Unfortunately, there’s been little research into the effects of combining psychiatric drugs with even moderate amounts of alcohol, let alone the vast quantities consumed at college parties. Furthermore, taking multiple medications at once, as many students do, raises the stakes for miscalculation or neglect.
The stigma that surrounds medication and mental illness makes the risks of medication even more insidious. Although alcohol poisoning does sometimes make the news, obituaries and other news reports never disclose a history of prescription medication. As a result, the dangers of mixing meds and alcohol rarely enter the public discussion.
Enlightened college administrators need to devise alcohol policies that protect rather than punish students. A recent Globe column explored a Dartmouth program that seeks to curb binge drinking in several such innovative ways, including training and paying students to intervene when a peer gets dangerously intoxicated.
Similarly vigorous campaigns are necessary to educate all students about the risks of mixing meds and booze. Medicated students must be not only better informed but also protected. Simply asking students on medication not to drink is no more realistic than seeking abstinence among the student body at large.

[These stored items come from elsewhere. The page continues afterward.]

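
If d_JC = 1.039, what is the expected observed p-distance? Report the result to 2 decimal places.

0.56

p = (3/4)(1 − e^(−4d/3)) = 0.75 × (1 − e^(-1.385333)) = 0.75 × (1 − 0.250240) = 0.562320.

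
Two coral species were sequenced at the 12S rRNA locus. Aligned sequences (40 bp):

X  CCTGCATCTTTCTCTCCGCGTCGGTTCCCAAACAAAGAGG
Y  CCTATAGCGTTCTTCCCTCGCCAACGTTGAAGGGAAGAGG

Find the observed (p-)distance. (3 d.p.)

The sequences differ at 18 of 40 positions.
p = 18/40 = 0.450.

0.450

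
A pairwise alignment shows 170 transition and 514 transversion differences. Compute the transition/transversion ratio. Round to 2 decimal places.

R = 170/514 = 0.330739… ≈ 0.33 (to 2 d.p.).

0.33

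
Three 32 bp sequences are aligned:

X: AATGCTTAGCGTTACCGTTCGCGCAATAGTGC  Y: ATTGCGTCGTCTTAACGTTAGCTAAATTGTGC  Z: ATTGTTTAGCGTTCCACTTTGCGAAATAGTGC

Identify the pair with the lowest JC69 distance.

X–Y: 10/32 differ, p = 0.313, d = 0.404.
X–Z: 7/32 differ, p = 0.219, d = 0.259.
Y–Z: 12/32 differ, p = 0.375, d = 0.520.
The smallest distance is between X and Z.

X and Z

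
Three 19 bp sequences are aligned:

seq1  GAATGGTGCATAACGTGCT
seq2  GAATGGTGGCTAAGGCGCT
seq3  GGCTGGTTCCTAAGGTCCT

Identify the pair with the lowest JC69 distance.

seq1–seq2: 4/19 differ, p = 0.211, d = 0.247.
seq1–seq3: 6/19 differ, p = 0.316, d = 0.410.
seq2–seq3: 6/19 differ, p = 0.316, d = 0.410.
The smallest distance is between seq1 and seq2.

seq1 and seq2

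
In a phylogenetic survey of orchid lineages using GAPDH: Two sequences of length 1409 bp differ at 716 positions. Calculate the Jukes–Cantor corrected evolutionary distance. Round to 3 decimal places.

p = 716/1409 ≈ 0.508162.
d = −(3/4) ln(1 − 4p/3) = −0.75 ln(1 − 0.677549) = −0.75 ln(0.322451)
  = −0.75 × (-1.131804) = 0.848853 substitutions/site.

0.849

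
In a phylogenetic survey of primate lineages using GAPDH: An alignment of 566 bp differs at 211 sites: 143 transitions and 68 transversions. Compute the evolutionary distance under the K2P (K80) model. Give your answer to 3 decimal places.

P = 143/566 ≈ 0.25265 and Q = 68/566 ≈ 0.120141.
Under the Kimura two-parameter model, d = −½ ln(1 − 2P − Q) − ¼ ln(1 − 2Q).
1 − 2P − Q = 0.374559, giving −½ ln(0.374559) = 0.491003.
1 − 2Q = 0.759718, giving −¼ ln(0.759718) = 0.068702.
d = 0.491003 + 0.068702 = 0.559705.

0.560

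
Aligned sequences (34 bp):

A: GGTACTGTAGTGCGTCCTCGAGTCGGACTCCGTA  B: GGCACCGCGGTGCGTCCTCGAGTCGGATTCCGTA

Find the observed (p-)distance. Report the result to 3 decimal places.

The sequences differ at 5 of 34 positions (sites 3, 6, 8, 9, 28).
p = 5/34 = 0.147058… ≈ 0.147 (to 3 d.p.).

0.147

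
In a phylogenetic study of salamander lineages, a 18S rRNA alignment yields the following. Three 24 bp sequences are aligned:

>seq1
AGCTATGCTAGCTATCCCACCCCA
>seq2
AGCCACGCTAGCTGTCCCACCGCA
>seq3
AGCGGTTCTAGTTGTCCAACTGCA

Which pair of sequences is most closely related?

seq1–seq2: 4/24 differ, p = 0.167, d = 0.188.
seq1–seq3: 8/24 differ, p = 0.333, d = 0.441.
seq2–seq3: 7/24 differ, p = 0.292, d = 0.369.
The smallest distance is between seq1 and seq2.

seq1 and seq2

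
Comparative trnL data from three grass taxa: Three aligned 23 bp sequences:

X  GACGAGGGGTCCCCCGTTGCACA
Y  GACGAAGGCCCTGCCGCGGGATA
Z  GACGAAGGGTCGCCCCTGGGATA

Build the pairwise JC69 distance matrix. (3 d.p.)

d(X,Y) = 0.553, d(X,Z) = 0.321, d(Y,Z) = 0.321

X–Y: 9/23 sites differ → p ≈ 0.391304, d = −0.75 ln(1 − 0.521739) = 0.553199 ≈ 0.553.
X–Z: 6/23 sites differ → p ≈ 0.26087, d = −0.75 ln(1 − 0.347827) = 0.320584 ≈ 0.321.
Y–Z: 6/23 sites differ → p ≈ 0.26087, d = −0.75 ln(1 − 0.347827) = 0.320584 ≈ 0.321.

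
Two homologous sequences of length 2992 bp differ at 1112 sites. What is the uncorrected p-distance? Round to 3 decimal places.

p = 1112/2992 = 0.371657… ≈ 0.372 (to 3 d.p.).

0.372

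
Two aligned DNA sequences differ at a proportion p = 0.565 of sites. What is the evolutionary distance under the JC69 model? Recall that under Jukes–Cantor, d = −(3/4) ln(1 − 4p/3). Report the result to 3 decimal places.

1.050

d = −(3/4) ln(1 − 4p/3) = −0.75 ln(1 − 0.753333) = −0.75 ln(0.246667)
  = −0.75 × (-1.399716) = 1.049787 substitutions/site.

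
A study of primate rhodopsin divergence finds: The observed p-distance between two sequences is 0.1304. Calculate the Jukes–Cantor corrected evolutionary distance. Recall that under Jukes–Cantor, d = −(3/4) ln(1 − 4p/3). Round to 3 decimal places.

0.143

d = −(3/4) ln(1 − 4p/3) = −0.75 ln(1 − 0.173867) = −0.75 ln(0.826133)
  = −0.75 × (-0.191000) = 0.143250 substitutions/site.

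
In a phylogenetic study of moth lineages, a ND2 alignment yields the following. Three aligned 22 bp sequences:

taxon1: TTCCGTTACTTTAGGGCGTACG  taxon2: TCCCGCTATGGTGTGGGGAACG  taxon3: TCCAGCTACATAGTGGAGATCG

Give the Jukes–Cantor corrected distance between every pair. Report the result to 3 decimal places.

taxon1–taxon2: 9/22 sites differ → p ≈ 0.409091, d = −0.75 ln(1 − 0.545455) = 0.591344 ≈ 0.591.
taxon1–taxon3: 10/22 sites differ → p ≈ 0.454545, d = −0.75 ln(1 − 0.60606) = 0.698667 ≈ 0.699.
taxon2–taxon3: 7/22 sites differ → p ≈ 0.318182, d = −0.75 ln(1 − 0.424243) = 0.414052 ≈ 0.414.

d(taxon1,taxon2) = 0.591, d(taxon1,taxon3) = 0.699, d(taxon2,taxon3) = 0.414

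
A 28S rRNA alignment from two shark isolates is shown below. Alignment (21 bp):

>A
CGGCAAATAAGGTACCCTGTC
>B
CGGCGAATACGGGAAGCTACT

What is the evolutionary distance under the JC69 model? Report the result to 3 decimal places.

The sequences differ at 8 of 21 sites (5, 10, 13, 15, 16, 19, 20, 21), so p = 8/21 ≈ 0.380952.
d = −(3/4) ln(1 − 4p/3) = −0.75 ln(1 − 0.507936) = −0.75 ln(0.492064)
  = −0.75 × (-0.709146) = 0.531860 substitutions/site.

0.532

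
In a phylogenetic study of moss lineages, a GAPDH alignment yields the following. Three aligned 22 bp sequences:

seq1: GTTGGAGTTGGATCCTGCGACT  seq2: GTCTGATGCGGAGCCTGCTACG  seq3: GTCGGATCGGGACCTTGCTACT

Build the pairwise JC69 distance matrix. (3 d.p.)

d(seq1,seq2) = 0.497, d(seq1,seq3) = 0.414, d(seq2,seq3) = 0.339

seq1–seq2: 8/22 sites differ → p ≈ 0.363636, d = −0.75 ln(1 − 0.484848) = 0.497470 ≈ 0.497.
seq1–seq3: 7/22 sites differ → p ≈ 0.318182, d = −0.75 ln(1 − 0.424243) = 0.414052 ≈ 0.414.
seq2–seq3: 6/22 sites differ → p ≈ 0.272727, d = −0.75 ln(1 − 0.363636) = 0.338988 ≈ 0.339.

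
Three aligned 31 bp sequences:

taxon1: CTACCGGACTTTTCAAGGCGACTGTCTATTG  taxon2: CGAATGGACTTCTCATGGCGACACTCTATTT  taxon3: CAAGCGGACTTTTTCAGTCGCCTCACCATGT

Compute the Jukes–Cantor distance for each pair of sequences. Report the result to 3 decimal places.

taxon1–taxon2: 8/31 sites differ → p ≈ 0.258065, d = −0.75 ln(1 − 0.344087) = 0.316295 ≈ 0.316.
taxon1–taxon3: 11/31 sites differ → p ≈ 0.354839, d = −0.75 ln(1 − 0.473119) = 0.480585 ≈ 0.481.
taxon2–taxon3: 13/31 sites differ → p ≈ 0.419355, d = −0.75 ln(1 − 0.55914) = 0.614271 ≈ 0.614.

d(taxon1,taxon2) = 0.316, d(taxon1,taxon3) = 0.481, d(taxon2,taxon3) = 0.614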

It may be no more possible to eliminate the peer pressure that causes students on meds to drink to excess than to stop the most zealous pledge masters from inflicting forced drinking as part of hazing rituals. Yet responsible students can be taught to monitor their medicated friends during nights of heavy drinking. And if medicated students truly understood the risks they face, they could be induced to confide in friends about the drugs they take, rather than keeping their regimens secret.